The verdict: Carnage Park was whatever. It was not offensively gross or boring-plus. It was not so hard. It just was not enjoyable, either. I do not think I would turn it off; again, it was short.
10. Finally, and after a very long hiatus, México Bárbaro, a Mexican horror film told in eight gore-filled parts.
I took several more weeks off to not watch horror films and instead catch up on Riverdale, Silicon Valley, and the latest season of Arrested Development. I just could not power through another disappointing film.
Eventually, I came back from my break to finish off the article with México Bárbaro, a horror film that focuses on a eight different Mexican old wives' tale. I went into this one a little excited; it seemed to be educational, and I'm always down to learn something. But the movie ended up being disgusting and disturbing-in the worst way possible.
For starters, each segment is introduced by a brief title card that gruesomely depicts the violence ahead. (One of them shows a head bouncing after getting hit with a hammer, which is kind of all you need to know.) And some of the segments are equally hard to watch. In the fourth one, you watch a teenage girl get kidnapped and raped by a troll. And yes, you see the rape in gratuitous detail. Knowing the story was fictional didn’t mitigate the shock and disgust I felt while watching that scene (which went on far longer than it needed to); I watched this scene around 4 P.M., and you can see my heart rate jumping while I did.
In the next segment, you watch a young child get kidnapped, strangled, and eaten by someone who lives and works in his apartment building. As the camera pans out, you see countless missing children flyers, inviting you to imagine those myriad children facing the same fate. I rarely have emotional reactions to movies, but watching these scenes back-to-back was incredibly hard. (I watched this one shortly after 4:15 P.M., and again, you can see my heart rate jump.)
I would turn this movie off during the gruesome rape scene. And if for some reason I'd made it through, I would've turned it off.

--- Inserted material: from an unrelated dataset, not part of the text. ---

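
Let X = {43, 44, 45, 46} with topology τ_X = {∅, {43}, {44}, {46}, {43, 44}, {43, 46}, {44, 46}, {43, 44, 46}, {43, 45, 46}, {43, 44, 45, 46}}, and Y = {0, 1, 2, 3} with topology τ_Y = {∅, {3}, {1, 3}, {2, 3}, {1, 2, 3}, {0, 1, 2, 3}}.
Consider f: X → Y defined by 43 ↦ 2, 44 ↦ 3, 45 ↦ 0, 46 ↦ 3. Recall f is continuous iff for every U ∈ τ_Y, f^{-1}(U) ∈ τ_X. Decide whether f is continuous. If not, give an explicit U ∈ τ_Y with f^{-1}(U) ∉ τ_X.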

The 70 percent point (in this case, the 80-minute mark) does not come up for another segment or so, and I'm not completely abandoned ship earlier.

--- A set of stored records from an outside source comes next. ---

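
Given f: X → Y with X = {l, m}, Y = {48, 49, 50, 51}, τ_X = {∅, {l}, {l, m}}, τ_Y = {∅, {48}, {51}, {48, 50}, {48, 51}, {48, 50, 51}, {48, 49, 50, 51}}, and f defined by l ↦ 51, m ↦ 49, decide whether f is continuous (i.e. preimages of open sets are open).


f IS continuous.

Compute f^{-1}(U) for each U ∈ τ_Y:
  U = ∅: f^{-1}(U) = ∅ ∈ τ_X ✓.
  U = {48}: f^{-1}(U) = ∅ ∈ τ_X ✓.
  U = {51}: f^{-1}(U) = {l} ∈ τ_X ✓.
  U = {48, 50}: f^{-1}(U) = ∅ ∈ τ_X ✓.
  U = {48, 51}: f^{-1}(U) = {l} ∈ τ_X ✓.
  U = {48, 50, 51}: f^{-1}(U) = {l} ∈ τ_X ✓.
  U = {48, 49, 50, 51}: f^{-1}(U) = {l, m} ∈ τ_X ✓.
Every preimage lies in τ_X, so f IS continuous.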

The verdict: I hated this. For what it's worth, some of * México Bárbaro '* s segments were less horrifying than others, but the horrible ones were really, really bad. I wish they could be scary, they were hard to watch because they were boring, gross, or some combination of the two.
TL;DR: Most of these movies weren’t hard to watch because they were scary, they were hard to watch because they were boring, gross, or some combination of the two.
My hypothesis was correct! Whether you agree with my movie tastes or not, it's clear that they are not the heart-rate graphs of a seriously scared viewer. These are the heart rate of the graphs of someone who's really worthy of having to go back and forth. to write.
If you're looking for an actually good horror film to watch, might I The Babadook or Rear Window, the only two horror movies I’ve ever actually loved? Genuine, on-the-edge-of-your-seat thrills—no gore, cheesiness, or boredom required.